Latinos have also suffered more COVID-19-related sicknesses, deaths, and job loss. Blame can be arguably be placed at the feet of President Trump. Trump pardoned former Maricopa County Sheriff Joe Arpaio even though he carried out a campaign while sheriff to harass Hispanics. A great number of young Hispanic voters who voted early helped Biden to win in Arizona. The number of voters aged 18-29 rose from 41,000 votes in 2016 to almost 78,000 in 2020 according to the AP.

My election-day column dealt with polling. I told my readers that this election would reveal how accurate polling was in predicting outcomes. I began the column by describing the Democratic nightmare that they would wake up to another Trump upset win with the polls being wrong. Based upon polls, Democrats were pretty confident that Florida would fall into their hands. That didn’t happen.

What the pollsters and the Democrats didn’t realize was that Trump was more clever than they imagined. Rather than trying to expand his base by appealing to college-educated whites, Trump worked for the last two years trying to deepen his support among non-college educated whites. His approach was successful. Trump increased the number of supporters from 63 million in 2016 to 71 million in 2020.

Here’s why the race was so close and why the polls were wrong. My source is from the Israeli National News from 7/24/20:

Many Trump supporters were coy with pollsters and were unwilling to express their opinions openly. Four years ago, they were labeled as “deplorables” by Hillary Clinton. They were sensitive to criticism that was far worse than “deplorable”. (Ironically, they supported a president who criticizes others constantly.)

Trump supporters did what people often do: They gave pollsters what they thought the pollsters wanted to hear. Live phone calls are least likely to provide honest answers. “Any poll that relies strictly on live polls is going to be wrong.”

Many poll recipients believed they’d end up on a list which would cause them grief down the road.

The polls were right in that they successfully predicted a Biden-Harris win. They were terribly wrong when it came to Senate and House races. Democrats lost several seats in the House, while Republican senators such as Mitch McConnell of Kentucky, Lindsey Graham of South Carolina, and Susan Collins of Maine won reelection.

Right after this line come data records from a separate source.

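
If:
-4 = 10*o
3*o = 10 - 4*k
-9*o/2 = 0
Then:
No Solution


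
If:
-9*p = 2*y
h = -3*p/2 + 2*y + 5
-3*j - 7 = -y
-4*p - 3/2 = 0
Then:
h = 143/16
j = -85/48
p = -3/8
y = 27/16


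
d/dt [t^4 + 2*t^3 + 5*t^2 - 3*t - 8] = 4*t^3 + 6*t^2 + 10*t - 3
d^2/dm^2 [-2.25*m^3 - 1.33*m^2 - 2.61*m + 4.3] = -13.5*m - 2.66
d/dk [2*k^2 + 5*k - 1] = 4*k + 5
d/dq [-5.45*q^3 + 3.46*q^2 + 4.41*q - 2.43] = -16.35*q^2 + 6.92*q + 4.41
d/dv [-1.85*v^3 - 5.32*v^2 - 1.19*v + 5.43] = -5.55*v^2 - 10.64*v - 1.19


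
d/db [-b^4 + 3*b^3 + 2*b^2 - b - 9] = -4*b^3 + 9*b^2 + 4*b - 1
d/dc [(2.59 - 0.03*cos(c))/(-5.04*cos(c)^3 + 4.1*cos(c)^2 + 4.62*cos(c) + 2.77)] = (0.3024*cos(c)^3 - 39.2838*cos(c)^2 + 21.238*cos(c) + 12.0489)*sin(c)/(25.4016*cos(c)^6 - 41.328*cos(c)^5 - 29.7596*cos(c)^4 + 9.9624*cos(c)^3 + 44.0584*cos(c)^2 + 25.5948*cos(c) + 7.6729)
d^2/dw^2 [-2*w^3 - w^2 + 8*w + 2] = -12*w - 2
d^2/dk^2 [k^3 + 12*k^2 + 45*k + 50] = 6*k + 24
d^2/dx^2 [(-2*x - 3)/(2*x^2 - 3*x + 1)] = 2*(12*x*(2*x^2 - 3*x + 1) - (2*x + 3)*(4*x - 3)^2)/(2*x^2 - 3*x + 1)^3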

One explanation for this could be that the Lincoln Project, where disaffected Republicans united in a campaign against Trump, did not carry over to Senate and House races where Republicans did better than expected.

Televangelist Pat Robertson claimed he had a “message from God” that Trump would win. Robertson must have had a bad connection. Biden won. But history professor Alan Lichtman’s predictions, which were not based on politics, polls, money, or debates, but on history and governmental performance proved to be accurate again. Lichtman has batted a 1000 since 1984. Lichtman noted that Trump’s mishandling of the pandemic in the last eight months lost him the election, based upon his 13 criteria.

Maybe I wasn’t wrong after all when I predicted that COVID-19 and character would determine the election! Thank you Professor Lichtman for giving me a “save”!

I’m relieved that Biden won the presidency, and I deeply appreciate the influence that President Trump had in destroying voter complacency.